Questions persist on Hwy 24 ‘preferred alternative’

       Since August, the Colorado Department of Transportation (CDOT) project team has been showing various entities its preferred alternative for a future Westside Highway 24 expansion. During a presentation to the Organization of Westside Neighbors (OWN) Oct. 28, several questions arose.
       Welling Clark, president of the neighborhood advocacy group, objected to CDOT's 21st Street interchange proposal. He said that even in the year 2035 statistics do not indicate enough traffic to justify such a freeway-style upgrade. He contended that a simple at-grade widening to six lanes (from the current four) should be sufficient.

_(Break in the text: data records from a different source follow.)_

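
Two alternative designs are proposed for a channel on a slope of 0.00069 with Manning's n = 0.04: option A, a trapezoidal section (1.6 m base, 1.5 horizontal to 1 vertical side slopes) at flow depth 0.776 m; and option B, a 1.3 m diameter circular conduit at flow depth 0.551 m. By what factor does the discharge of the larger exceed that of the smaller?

5.66

Channel A: With bottom width b = 1.6 m and side slope z = 1.5: A = (b + zy)y = (1.6 + 1.5×0.776)×0.776 = 2.145 m²; P = b + 2y√(1+z²) = 1.6 + 2×0.776×1.803 = 4.398 m. Hydraulic radius R = A/P = 2.145/4.398 = 0.4877 m. Q_A = (1/0.04)·2.145·0.4877^(2/3)·√0.00069 = 0.8727 m³/s.
Channel B: For a circular section of diameter D = 1.3 m at depth y = 0.551 m, the central angle is θ = 2 arccos(1 − 2y/D) = 2.836 rad. Then A = (D²/8)(θ − sin θ) = 0.5355 m² and P = Dθ/2 = 1.843 m. Hydraulic radius R = A/P = 0.5355/1.843 = 0.2905 m. Q_B = (1/0.04)·0.5355·0.2905^(2/3)·√0.00069 = 0.1542 m³/s.
The larger discharge is 0.8727 m³/s and the smaller is 0.1542 m³/s; the ratio is 5.66.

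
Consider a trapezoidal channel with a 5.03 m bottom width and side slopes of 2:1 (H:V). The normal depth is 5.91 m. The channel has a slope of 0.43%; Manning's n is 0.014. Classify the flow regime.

supercritical

With bottom width b = 5.03 m and side slope z = 2: A = (b + zy)y = (5.03 + 2×5.91)×5.91 = 99.58 m²; P = b + 2y√(1+z²) = 5.03 + 2×5.91×2.236 = 31.46 m.
Hydraulic radius R = A/P = 99.58/31.46 = 3.165 m.
V = (1/n) R^(2/3) √S = (1/0.014) × 3.165^(2/3) × √0.0043 = 10.1 m/s. Hydraulic depth D_h = A/T = 99.58/28.67 = 3.473 m.
Froude number Fr = V/√(g·D_h) = 10.1/√(9.81×3.473) = 1.73, which is greater than 1, so the flow is supercritical.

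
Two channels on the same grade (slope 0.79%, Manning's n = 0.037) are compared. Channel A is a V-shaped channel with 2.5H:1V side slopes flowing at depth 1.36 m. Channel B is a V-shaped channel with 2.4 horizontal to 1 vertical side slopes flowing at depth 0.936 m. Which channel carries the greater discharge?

channel A

Channel A: For a triangular section with side slope z = 2.5: A = zy² = 2.5×1.36² = 4.624 m²; P = 2y√(1+z²) = 2×1.36×2.693 = 7.324 m. Hydraulic radius R = A/P = 4.624/7.324 = 0.6314 m. Q_A = (1/0.037)·4.624·0.6314^(2/3)·√0.0079 = 8.175 m³/s.
Channel B: For a triangular section with side slope z = 2.4: A = zy² = 2.4×0.936² = 2.103 m²; P = 2y√(1+z²) = 2×0.936×2.6 = 4.867 m. Hydraulic radius R = A/P = 2.103/4.867 = 0.432 m. Q_B = (1/0.037)·2.103·0.432^(2/3)·√0.0079 = 2.886 m³/s.
Q_A = 8.175 m³/s vs Q_B = 2.886 m³/s, so channel A carries more.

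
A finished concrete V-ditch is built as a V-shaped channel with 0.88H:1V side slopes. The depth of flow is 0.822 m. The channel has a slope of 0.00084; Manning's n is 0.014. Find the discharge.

For a triangular section with side slope z = 0.88: A = zy² = 0.88×0.822² = 0.5946 m²; P = 2y√(1+z²) = 2×0.822×1.332 = 2.19 m.
Hydraulic radius R = A/P = 0.5946/2.19 = 0.2715 m.
Manning's equation: Q = (1/n) A R^(2/3) S^(1/2) = (1/0.014) × 0.5946 × 0.2715^(2/3) × 0.00084^(1/2) = 0.516 m³/s.

Q = 0.516 m³/s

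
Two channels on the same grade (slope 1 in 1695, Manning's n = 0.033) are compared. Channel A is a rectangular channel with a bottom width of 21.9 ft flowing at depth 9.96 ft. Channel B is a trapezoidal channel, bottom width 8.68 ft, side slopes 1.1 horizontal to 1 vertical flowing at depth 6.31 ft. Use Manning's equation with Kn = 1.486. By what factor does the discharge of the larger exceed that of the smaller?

2.84

Channel A: Flow area A = b·y = 21.9 × 9.96 = 218.1 ft². Wetted perimeter P = b + 2y = 21.9 + 2×9.96 = 41.82 ft. Hydraulic radius R = A/P = 218.1/41.82 = 5.216 ft. Q_A = (1.486/0.033)·218.1·5.216^(2/3)·√0.00059 = 717.5 ft³/s.
Channel B: With bottom width b = 8.68 ft and side slope z = 1.1: A = (b + zy)y = (8.68 + 1.1×6.31)×6.31 = 98.57 ft²; P = b + 2y√(1+z²) = 8.68 + 2×6.31×1.487 = 27.44 ft. Hydraulic radius R = A/P = 98.57/27.44 = 3.592 ft. Q_B = (1.486/0.033)·98.57·3.592^(2/3)·√0.00059 = 252.9 ft³/s.
The larger discharge is 717.5 ft³/s and the smaller is 252.9 ft³/s; the ratio is 2.84.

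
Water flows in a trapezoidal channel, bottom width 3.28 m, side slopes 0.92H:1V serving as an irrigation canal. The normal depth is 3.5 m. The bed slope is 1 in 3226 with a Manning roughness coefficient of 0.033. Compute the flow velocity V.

V = 0.783 m/s

With bottom width b = 3.28 m and side slope z = 0.92: A = (b + zy)y = (3.28 + 0.92×3.5)×3.5 = 22.75 m²; P = b + 2y√(1+z²) = 3.28 + 2×3.5×1.359 = 12.79 m.
Hydraulic radius R = A/P = 22.75/12.79 = 1.778 m.
From Manning's equation, V = (1/n) R^(2/3) S^(1/2) = (1/0.033) × 1.778^(2/3) × 0.00031^(1/2) = 0.783 m/s.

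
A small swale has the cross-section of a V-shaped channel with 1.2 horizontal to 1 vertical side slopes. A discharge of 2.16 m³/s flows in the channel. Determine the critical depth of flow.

y_c = 0.92 m

At critical depth, Q² T / (g A³) = 1, i.e. A³/T = Q²/g = 2.16²/9.81 = 0.4756.
Trying y = 0.675 m: A³/T = 0.1009 — too small.
Trying y = 1.16 m: A³/T = 1.512 — too large.
Trying y = 0.92 m: A³/T = 0.4745 — ≈ 0.4756.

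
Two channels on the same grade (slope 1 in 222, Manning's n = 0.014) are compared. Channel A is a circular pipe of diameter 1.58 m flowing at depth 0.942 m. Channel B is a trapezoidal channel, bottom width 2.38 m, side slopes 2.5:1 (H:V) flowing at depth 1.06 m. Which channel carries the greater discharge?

channel B

Channel A: For a circular section of diameter D = 1.58 m at depth y = 0.942 m, the central angle is θ = 2 arccos(1 − 2y/D) = 3.529 rad. Then A = (D²/8)(θ − sin θ) = 1.219 m² and P = Dθ/2 = 2.788 m. Hydraulic radius R = A/P = 1.219/2.788 = 0.4373 m. Q_A = (1/0.014)·1.219·0.4373^(2/3)·√0.004505 = 3.367 m³/s.
Channel B: With bottom width b = 2.38 m and side slope z = 2.5: A = (b + zy)y = (2.38 + 2.5×1.06)×1.06 = 5.332 m²; P = b + 2y√(1+z²) = 2.38 + 2×1.06×2.693 = 8.088 m. Hydraulic radius R = A/P = 5.332/8.088 = 0.6592 m. Q_B = (1/0.014)·5.332·0.6592^(2/3)·√0.004505 = 19.36 m³/s.
Q_A = 3.367 m³/s vs Q_B = 19.36 m³/s, so channel B carries more.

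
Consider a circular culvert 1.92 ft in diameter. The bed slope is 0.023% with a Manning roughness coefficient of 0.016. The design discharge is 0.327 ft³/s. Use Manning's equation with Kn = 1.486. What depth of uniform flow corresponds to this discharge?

Manning's equation rearranged: A R^(2/3) = nQ / (1.486·√S) = 0.016 × 0.327 / (1.486 × √0.00023) = 0.2322.
Try y = 0.515 ft: A R^(2/3) = 0.2794 — too large.
Try y = 0.401 ft: A R^(2/3) = 0.1697 — too small.
Try y = 0.469 ft: A R^(2/3) = 0.2322 — matches.

y_n = 0.469 ft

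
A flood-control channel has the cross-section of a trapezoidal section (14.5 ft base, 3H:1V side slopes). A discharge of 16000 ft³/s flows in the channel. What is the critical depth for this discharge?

y_c = 15.5 ft

At critical depth, Q² T / (g A³) = 1, i.e. A³/T = Q²/g = 16000²/32.2 = 7950000.
At y = 13.9 ft: A³/T = 4869000 — too small.
At y = 15.5 ft: A³/T = 7863000 — ≈ 7950000.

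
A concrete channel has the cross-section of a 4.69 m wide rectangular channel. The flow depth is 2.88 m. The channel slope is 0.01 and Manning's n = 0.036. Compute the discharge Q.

Q = 44.5 m³/s

Flow area A = b·y = 4.69 × 2.88 = 13.51 m². Wetted perimeter P = b + 2y = 4.69 + 2×2.88 = 10.45 m.
Hydraulic radius R = A/P = 13.51/10.45 = 1.293 m.
Manning's equation: Q = (1/n) A R^(2/3) S^(1/2) = (1/0.036) × 13.51 × 1.293^(2/3) × 0.01^(1/2) = 44.5 m³/s.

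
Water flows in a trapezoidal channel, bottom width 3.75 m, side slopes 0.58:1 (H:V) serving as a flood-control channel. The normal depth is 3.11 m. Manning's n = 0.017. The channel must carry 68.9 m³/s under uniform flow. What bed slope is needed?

With bottom width b = 3.75 m and side slope z = 0.58: A = (b + zy)y = (3.75 + 0.58×3.11)×3.11 = 17.27 m²; P = b + 2y√(1+z²) = 3.75 + 2×3.11×1.156 = 10.94 m.
Hydraulic radius R = A/P = 17.27/10.94 = 1.579 m.
From Manning's equation, S = [nQ / (1 A R^(2/3))]² = [0.017 × 68.9 / (1 × 17.27 × 1.579^(2/3))]² = 0.0025.

S = 0.0025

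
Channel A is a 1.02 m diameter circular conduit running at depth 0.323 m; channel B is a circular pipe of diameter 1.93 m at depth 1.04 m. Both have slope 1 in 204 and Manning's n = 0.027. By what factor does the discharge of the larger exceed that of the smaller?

Channel A: For a circular section of diameter D = 1.02 m at depth y = 0.323 m, the central angle is θ = 2 arccos(1 − 2y/D) = 2.391 rad. Then A = (D²/8)(θ − sin θ) = 0.2222 m² and P = Dθ/2 = 1.219 m. Hydraulic radius R = A/P = 0.2222/1.219 = 0.1822 m. Q_A = (1/0.027)·0.2222·0.1822^(2/3)·√0.004902 = 0.1852 m³/s.
Channel B: For a circular section of diameter D = 1.93 m at depth y = 1.04 m, the central angle is θ = 2 arccos(1 − 2y/D) = 3.297 rad. Then A = (D²/8)(θ − sin θ) = 1.607 m² and P = Dθ/2 = 3.182 m. Hydraulic radius R = A/P = 1.607/3.182 = 0.5052 m. Q_B = (1/0.027)·1.607·0.5052^(2/3)·√0.004902 = 2.644 m³/s.
The larger discharge is 2.644 m³/s and the smaller is 0.1852 m³/s; the ratio is 14.3.

14.3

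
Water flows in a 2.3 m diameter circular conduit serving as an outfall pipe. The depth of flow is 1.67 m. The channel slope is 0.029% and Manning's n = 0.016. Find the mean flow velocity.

V = 0.83 m/s

For a circular section of diameter D = 2.3 m at depth y = 1.67 m, the central angle is θ = 2 arccos(1 − 2y/D) = 4.08 rad. Then A = (D²/8)(θ − sin θ) = 3.231 m² and P = Dθ/2 = 4.692 m.
Hydraulic radius R = A/P = 3.231/4.692 = 0.6887 m.
From Manning's equation, V = (1/n) R^(2/3) S^(1/2) = (1/0.016) × 0.6887^(2/3) × 0.00029^(1/2) = 0.83 m/s.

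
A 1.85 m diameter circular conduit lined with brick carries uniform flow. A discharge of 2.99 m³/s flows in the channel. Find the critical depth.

At critical depth, Q² T / (g A³) = 1, i.e. A³/T = Q²/g = 2.99²/9.81 = 0.9113.
At y = 1.02 m: A³/T = 1.906 — over.
At y = 0.595 m: A³/T = 0.2409 — short.
At y = 0.841 m: A³/T = 0.912 — ≈ 0.9113.

y_c = 0.841 m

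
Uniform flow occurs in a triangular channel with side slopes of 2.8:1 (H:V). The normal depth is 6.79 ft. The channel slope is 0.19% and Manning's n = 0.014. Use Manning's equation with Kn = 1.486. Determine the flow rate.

For a triangular section with side slope z = 2.8: A = zy² = 2.8×6.79² = 129.1 ft²; P = 2y√(1+z²) = 2×6.79×2.973 = 40.38 ft.
Hydraulic radius R = A/P = 129.1/40.38 = 3.197 ft.
Manning's equation: Q = (1.486/n) A R^(2/3) S^(1/2) = (1.486/0.014) × 129.1 × 3.197^(2/3) × 0.0019^(1/2) = 1300 ft³/s.

Q = 1300 ft³/s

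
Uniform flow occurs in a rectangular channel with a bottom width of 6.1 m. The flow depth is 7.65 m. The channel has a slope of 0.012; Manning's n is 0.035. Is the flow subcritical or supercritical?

subcritical

Flow area A = b·y = 6.1 × 7.65 = 46.66 m². Wetted perimeter P = b + 2y = 6.1 + 2×7.65 = 21.4 m.
Hydraulic radius R = A/P = 46.66/21.4 = 2.181 m.
V = (1/n) R^(2/3) √S = (1/0.035) × 2.181^(2/3) × √0.012 = 5.263 m/s. Hydraulic depth D_h = A/T = 46.66/6.1 = 7.65 m.
Froude number Fr = V/√(g·D_h) = 5.263/√(9.81×7.65) = 0.608, which is less than 1, so the flow is subcritical.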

       Clark's based his position on his previous statistical analysis of the year 2035 Small Area Forecast by the regional planning agency, the Pikes Peak Area Council of Governments (PPACG), saying it predicted far more people living and working in the Westside area than could reasonably be expected.
       In any case, what CDOT should do first, Clark urged, is to replace the old Cimarron/I-25 interchange - a high priority among local officials but not part of the Westside Highway 24 project scope - “then reassess” traffic congestion to see, what if anything, still needs to be done.
       CDOT' representatives at the meeting did not argue back, but neither did they show any inclination to change their preferred alternative, which defines an expansion from four to six lanes between I-25 and Ridge Road - with interchanges at 8th and 21st streets, a no-access overpass at Ridge and at-grade widenings at 26th and 31st Streets.
       After the current round of public inputs, the alternative will be finalized by a public hearing late this year, after which a “decision document” will be produced for federal approval in early 2011, said CDOT's Dave Watt, who has been the lead engineer since the project's planning process started in 2004.
       Another citizen critique at the meeting concerned the preferred alternative's lack of pedestrian overpasses. Specifically, a Midland-area petition in 2004 had asked for one at 25th Street to allow a safer crossing between that area and Old Colorado City (rather than at a wider 26th Street intersection than exists today). Watt had been quoted in the Westside Pioneer in 2008 that project mitigation requirements might justify such an overpass, but at the Oct. 28 OWN meeting he said that, overall, pedestrian crossings are now seen only as add-on options that local governments could bankroll if they wanted to.
       Regarding add-ons, a general meeting concern was that the graphics presented by CDOT do not distinguish between them and actual project-funded work. For instance, a “greenway” is shown north of the highway between 21st and 26th streets, but its recreational/open space amenities will only happen if local governments fund it, Watt said, in answer to questions. But other potential add-ons, such as pedestrian overpasses or on/off-ramps at Ridge Road, are not shown.
       Clark also questioned project cost. In its presentations CDOT has announced an estimated cost of $240 million to build the entire project (minus add-ons). But after questions from Clark, Watt conceded that an additional $60 million would be needed to buy right of way (which will remove 61 businesses and 6 residences).
       No funding source has been identified - nor is there any for Cimarron/I-25 - although Watt has said at presentations that he foresees work starting as soon as 2016.